C’est le groupement d’employeurs qui s’occupe du recrutement et met en place l’offre d’emploi sous forme d’annonces, bouche-à-oreille, candidature spontanée mais également grâce à des interventions dans les écoles… Adaptabilité et polyvalence caractérisent les profils recherchés s’agissant d’emploi partagé. L’offre est rédigée une fois que les exploitants se sont mis d’accord sur la durée et l’organisation du travail. Le premier entretien est réalisé dans les locaux de l’association. L’étape suivante consiste à permettre au candidat et à l’employeur d’avoir un premier contact et pour le futur salarié de découvrir l’environnement de travail. Concrètement, le postulant passe par un entretien avec chaque employeur sur chaque exploitation. Ensuite, ne reste plus qu’à se mettre d’accord sur le contrat, le planning et l’organisation.

Sur son élevage, Yvannick a fait en sorte que sa salariée soit le plus autonome possible. « Il est parfois pratique d’être à deux, comme pour les transferts d’animaux, mais le plus souvent nous travaillons de façon indépendante. » Lucie a pris ses marques. Déjà, à l’époque des parents d’Yvannick, les équipements sur l’exploitation avaient été conçus pour permettre de travailler seul (chemin, réseau d’eau dans les parcelles…).

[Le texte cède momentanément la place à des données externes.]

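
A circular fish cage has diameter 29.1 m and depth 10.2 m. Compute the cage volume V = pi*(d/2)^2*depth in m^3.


r = d/2 = 29.1/2 = 14.55 m
Base area = pi*r^2 = pi*14.55^2 = 665.08302 m^2
Volume = 665.08302 * 10.2 = 6783.85 m^3

6783.85 m^3


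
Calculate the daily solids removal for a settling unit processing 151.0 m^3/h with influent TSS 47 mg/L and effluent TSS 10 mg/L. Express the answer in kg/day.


Concentration drop: TSS_in - TSS_out = 47 - 10 = 37 mg/L
Hourly solids removed = Q * dTSS = 151.0 m^3/h * 37 mg/L = 5587 g/h  (m^3/h * mg/L = g/h)
Daily solids removed = 5587 * 24 = 134088 g/day
Convert g to kg: 134088 / 1000 = 134.088 kg/day

134.088 kg/day


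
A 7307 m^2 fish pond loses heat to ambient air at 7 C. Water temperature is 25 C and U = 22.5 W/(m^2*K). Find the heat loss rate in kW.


Temperature difference dT = 25 - 7 = 18 K
Heat loss (W) = U * A * dT = 22.5 * 7307 * 18 = 2959335 W
Convert to kW: 2959335 / 1000 = 2959.335 kW

2959.335 kW


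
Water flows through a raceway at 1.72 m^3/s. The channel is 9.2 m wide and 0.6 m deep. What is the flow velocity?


Cross-sectional area = W * d = 9.2 * 0.6 = 5.52 m^2
Velocity = Q / A = 1.72 / 5.52 = 0.311594 m/s

0.311594 m/s


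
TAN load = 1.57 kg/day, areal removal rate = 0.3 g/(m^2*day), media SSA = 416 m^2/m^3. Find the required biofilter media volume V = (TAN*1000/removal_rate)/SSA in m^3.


A = 1.57*1000 / 0.3 = 5233.3333 m^2
V = 5233.3333 / 416 = 12.5801

12.5801 m^3


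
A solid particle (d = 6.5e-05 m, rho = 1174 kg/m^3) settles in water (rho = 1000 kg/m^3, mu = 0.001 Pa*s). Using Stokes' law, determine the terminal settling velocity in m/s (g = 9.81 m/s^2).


Density difference: rho_p - rho_f = 1174 - 1000 = 174 kg/m^3
d^2 = (6.5e-05)^2 = 4.225e-09 m^2
Numerator = (rho_p - rho_f) * g * d^2 = 174 * 9.81 * 4.225e-09 = 7.2118215e-06
Denominator = 18 * mu = 18 * 0.001 = 0.018
v_s = 7.2118215e-06 / 0.018 = 4.00657e-04 m/s
Check: Re = rho_f * v_s * d / mu = 1000 * 4.00657e-04 * 6.5e-05 / 0.001 = 0.026 < 1, so Stokes' law applies.

4.00657e-04 m/s


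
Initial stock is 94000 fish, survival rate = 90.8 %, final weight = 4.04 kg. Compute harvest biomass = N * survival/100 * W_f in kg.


Survivors = 94000 * 90.8/100 = 85352 fish
Harvest biomass = survivors * W_f = 85352 * 4.04 = 344822.08 kg

344822.08 kg


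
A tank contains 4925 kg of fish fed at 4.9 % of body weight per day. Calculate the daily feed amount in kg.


Feeding rate fraction = 4.9% / 100 = 0.049
Daily feed = 4925 kg * 0.049 = 241.325 kg/day

241.325 kg/day


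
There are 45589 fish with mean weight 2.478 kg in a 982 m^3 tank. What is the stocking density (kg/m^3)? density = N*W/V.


Total biomass = 45589 fish * 2.478 kg = 112969.542 kg
Density = total biomass / volume = 112969.542 / 982 = 115.04 kg/m^3

115.04 kg/m^3


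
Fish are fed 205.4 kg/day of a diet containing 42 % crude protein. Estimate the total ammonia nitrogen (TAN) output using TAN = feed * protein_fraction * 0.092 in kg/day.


Protein in feed = 205.4 * 42/100 = 86.268 kg/day
TAN = protein * 0.092 = 86.268 * 0.092 = 7.936656 kg/day

7.936656 kg/day


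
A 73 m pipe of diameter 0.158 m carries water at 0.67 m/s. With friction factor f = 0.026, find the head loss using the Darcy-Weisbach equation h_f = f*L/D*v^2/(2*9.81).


v^2 = 0.67^2 = 0.4489 m^2/s^2
L/D = 73/0.158 = 462.02532
h_f = f*(L/D)*v^2/(2g) = 0.026 * 462.02532 * 0.4489 / 19.62 = 0.274846 m

0.274846 m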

L’agriculteur a aussi réalisé certains aménagements sur l’exploitation. La salle de traite a été agrandie en 2020 pour passer de 2 x 6 en 2 x 8 double équipement. Il en a profité pour faire installer le régulateur dans le grenier au-dessus, réduisant le bruit et la fatigue. Il s’est équipé d’un taxi à lait pour l’alimentation des veaux. « Du confort de travail plus que du gain de temps, admet l’éleveur, mais c’est aussi important pour moi que pour ma salariée et cela rend le travail moins pénible. » Des attentions à ne pas négliger, qui contribuent aussi à fidéliser un employé.

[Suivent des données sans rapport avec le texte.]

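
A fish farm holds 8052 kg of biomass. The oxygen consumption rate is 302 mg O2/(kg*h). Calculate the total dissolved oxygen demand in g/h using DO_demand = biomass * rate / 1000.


Total O2 consumption (mg/h) = 8052 kg * 302 mg/(kg*h) = 2431704 mg/h
Convert to g/h: 2431704 / 1000 = 2431.704 g/h

2431.704 g/h


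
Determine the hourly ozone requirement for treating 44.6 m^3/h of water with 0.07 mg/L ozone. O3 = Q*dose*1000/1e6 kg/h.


O3 demand (mg/h) = Q * dose * 1000 = 44.6 * 0.07 * 1000 = 3122 mg/h
Convert mg to kg: 3122 / 1e6 = 0.003122 kg/h

0.003122 kg/h


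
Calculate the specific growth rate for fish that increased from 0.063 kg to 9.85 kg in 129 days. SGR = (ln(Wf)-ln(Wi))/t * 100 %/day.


ln(W_f) = ln(9.85) = 2.2874715
ln(W_i) = ln(0.063) = -2.7646206
ln(W_f) - ln(W_i) = 2.2874715 - -2.7646206 = 5.0520921
SGR = 5.0520921 / 129 * 100 = 3.91635 %/day

3.91635 %/day


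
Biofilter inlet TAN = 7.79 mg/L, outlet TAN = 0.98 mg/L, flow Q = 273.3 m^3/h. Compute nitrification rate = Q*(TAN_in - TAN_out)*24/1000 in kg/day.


Concentration drop: TAN_in - TAN_out = 7.79 - 0.98 = 6.81 mg/L
Hourly TAN removed = Q * dTAN = 273.3 m^3/h * 6.81 mg/L = 1861.173 g/h  (m^3/h * mg/L = g/h)
Daily TAN removed = 1861.173 * 24 = 44668.152 g/day
Convert to kg/day: 44668.152 / 1000 = 44.668152 kg/day

44.668152 kg/day


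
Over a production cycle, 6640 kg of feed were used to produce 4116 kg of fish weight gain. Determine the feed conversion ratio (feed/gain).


FCR = feed consumed / weight gained
FCR = 6640 kg / 4116 kg = 1.61322

1.61322


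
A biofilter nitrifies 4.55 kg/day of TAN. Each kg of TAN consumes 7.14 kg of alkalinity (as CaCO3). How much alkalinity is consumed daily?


Alkalinity factor: 7.14 kg CaCO3 consumed per kg TAN nitrified
alk = 4.55 kg TAN * 7.14 = 32.487 kg CaCO3/day

32.487 kg CaCO3/day


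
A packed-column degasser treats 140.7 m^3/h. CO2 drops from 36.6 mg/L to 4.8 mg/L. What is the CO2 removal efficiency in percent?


CO2_out / CO2_in = 4.8 / 36.6 = 0.13114754
Fraction remaining = 0.13114754
efficiency = (1 - 0.13114754) * 100 = 86.8852 %

86.8852 %


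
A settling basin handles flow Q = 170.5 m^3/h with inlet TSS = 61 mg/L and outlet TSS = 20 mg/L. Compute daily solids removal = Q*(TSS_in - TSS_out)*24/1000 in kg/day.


Concentration drop: TSS_in - TSS_out = 61 - 20 = 41 mg/L
Hourly solids removed = Q * dTSS = 170.5 m^3/h * 41 mg/L = 6990.5 g/h  (m^3/h * mg/L = g/h)
Daily solids removed = 6990.5 * 24 = 167772 g/day
Convert g to kg: 167772 / 1000 = 167.772 kg/day

167.772 kg/day


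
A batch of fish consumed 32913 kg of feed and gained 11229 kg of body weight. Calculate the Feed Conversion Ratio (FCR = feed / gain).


FCR = feed consumed / weight gained
FCR = 32913 kg / 11229 kg = 2.93107

2.93107


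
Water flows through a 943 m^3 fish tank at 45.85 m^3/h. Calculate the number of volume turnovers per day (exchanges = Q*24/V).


Daily flow volume = 45.85 m^3/h * 24 h = 1100.4 m^3/day
Exchanges = daily flow / tank volume = 1100.4 / 943 = 1.16691 exchanges/day

1.16691 exchanges/day


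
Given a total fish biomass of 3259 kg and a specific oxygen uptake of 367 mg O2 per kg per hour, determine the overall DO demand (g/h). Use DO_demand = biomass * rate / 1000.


Total O2 consumption (mg/h) = 3259 kg * 367 mg/(kg*h) = 1196053 mg/h
Convert to g/h: 1196053 / 1000 = 1196.053 g/h

1196.053 g/h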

Depuis la naissance de son deuxième enfant, Lucie commence aussi plus tôt dans l’après-midi pour ne pas rentrer trop tard. Elle habite à vingt minutes de là. Elle a aussi obtenu de réduire son temps de travail à 80 % en ne gardant que deux élevages.

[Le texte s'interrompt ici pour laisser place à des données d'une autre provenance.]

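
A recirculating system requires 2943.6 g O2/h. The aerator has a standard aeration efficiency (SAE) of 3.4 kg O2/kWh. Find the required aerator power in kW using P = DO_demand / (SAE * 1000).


SAE in g O2/kWh = 3.4 * 1000 = 3400 g/kWh
P = DO_demand / SAE_g = 2943.6 / 3400 = 0.865765 kW

0.865765 kW


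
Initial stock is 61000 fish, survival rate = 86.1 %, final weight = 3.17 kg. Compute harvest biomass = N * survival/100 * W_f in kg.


Survivors = 61000 * 86.1/100 = 52521 fish
Harvest biomass = survivors * W_f = 52521 * 3.17 = 166491.57 kg

166491.57 kg


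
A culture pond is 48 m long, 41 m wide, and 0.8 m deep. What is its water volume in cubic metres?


Base area = L * W = 48 * 41 = 1968 m^2
Volume = area * depth = 1968 * 0.8 = 1574.4 m^3

1574.4 m^3


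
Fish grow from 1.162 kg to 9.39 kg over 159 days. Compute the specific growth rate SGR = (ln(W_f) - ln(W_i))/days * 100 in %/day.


ln(W_f) = ln(9.39) = 2.2396453
ln(W_i) = ln(1.162) = 0.15014266
ln(W_f) - ln(W_i) = 2.2396453 - 0.15014266 = 2.0895026
SGR = 2.0895026 / 159 * 100 = 1.31415 %/day

1.31415 %/day


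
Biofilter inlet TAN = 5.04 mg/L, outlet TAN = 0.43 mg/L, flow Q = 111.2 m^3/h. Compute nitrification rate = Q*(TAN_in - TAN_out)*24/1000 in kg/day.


Concentration drop: TAN_in - TAN_out = 5.04 - 0.43 = 4.61 mg/L
Hourly TAN removed = Q * dTAN = 111.2 m^3/h * 4.61 mg/L = 512.632 g/h  (m^3/h * mg/L = g/h)
Daily TAN removed = 512.632 * 24 = 12303.168 g/day
Convert to kg/day: 12303.168 / 1000 = 12.303168 kg/day

12.303168 kg/day


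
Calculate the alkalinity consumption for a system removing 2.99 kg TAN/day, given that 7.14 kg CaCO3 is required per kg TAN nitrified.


Alkalinity factor: 7.14 kg CaCO3 consumed per kg TAN nitrified
alk = 2.99 kg TAN * 7.14 = 21.3486 kg CaCO3/day

21.3486 kg CaCO3/day


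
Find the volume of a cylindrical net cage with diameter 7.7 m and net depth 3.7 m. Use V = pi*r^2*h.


r = d/2 = 7.7/2 = 3.85 m
Base area = pi*r^2 = pi*3.85^2 = 46.566257 m^2
Volume = 46.566257 * 3.7 = 172.295 m^3

172.295 m^3


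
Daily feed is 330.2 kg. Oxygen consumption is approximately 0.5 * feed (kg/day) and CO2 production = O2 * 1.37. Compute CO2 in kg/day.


O2 = 330.2 * 0.5 = 165.1
CO2 = 165.1 * 1.37 = 226.187

226.187 kg/day


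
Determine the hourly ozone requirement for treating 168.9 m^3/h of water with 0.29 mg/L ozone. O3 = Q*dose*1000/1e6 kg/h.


O3 demand (mg/h) = Q * dose * 1000 = 168.9 * 0.29 * 1000 = 48981 mg/h
Convert mg to kg: 48981 / 1e6 = 0.048981 kg/h

0.048981 kg/h


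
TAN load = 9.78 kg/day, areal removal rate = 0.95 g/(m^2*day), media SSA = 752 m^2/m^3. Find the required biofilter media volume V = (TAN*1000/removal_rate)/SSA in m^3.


A = 9.78*1000 / 0.95 = 10294.737 m^2
V = 10294.737 / 752 = 13.6898

13.6898 m^3


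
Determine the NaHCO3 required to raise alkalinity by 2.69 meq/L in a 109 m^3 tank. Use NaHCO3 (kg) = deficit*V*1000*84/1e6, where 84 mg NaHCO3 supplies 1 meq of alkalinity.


Tank volume in L = 109 m^3 * 1000 = 109000 L
Total meq required = 2.69 meq/L * 109000 L = 293210 meq
NaHCO3 mass = 293210 meq * 84 mg/meq / 1e6 = 24.6296 kg

24.6296 kg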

Un contrat de travail et une convention de mise à disposition

C’est le groupement qui est l’employeur. Il établit le contrat de travail et assure tout le suivi administratif : bulletin de salaire, déclaration sociale, arrêt de travail… Ainsi, même si le salarié a plusieurs patrons, il ne reçoit qu’un bulletin de paie. L’agriculteur passe une convention de mise à disposition avec le groupement. Bien sûr, il est membre de l’association et règle une cotisation annuelle à cet effet (120 €/an). La formule est confortable pour l’agriculteur car il n’est pas rattaché au contrat de travail. Il a juste un préavis de six mois à respecter pour dénoncer la convention qui le lie à la structure. Par exemple, si cela se passe mal avec le salarié. « Et pour autant, cela n’entraîne pas la rupture de contrat avec le salarié car nous essayons toujours de retrouver un employeur, ce qui ne pose pas de souci actuellement compte tenu de la pénurie », assure Katie Jolivet. Outre ce volet administratif, le groupement présente l’intérêt de proposer un accompagnement des chefs d’exploitation au travers de formations en management car pour beaucoup, il s’agit d’une première embauche. Il apporte son expertise en matière d’organisation du travail, de conseils en ressources humaines et fournit un appui juridique. Yvannick a notamment participé à une formation pour la mise en place du document unique d’évaluation des risques professionnels (DUER), indispensable lorsqu’on a du personnel.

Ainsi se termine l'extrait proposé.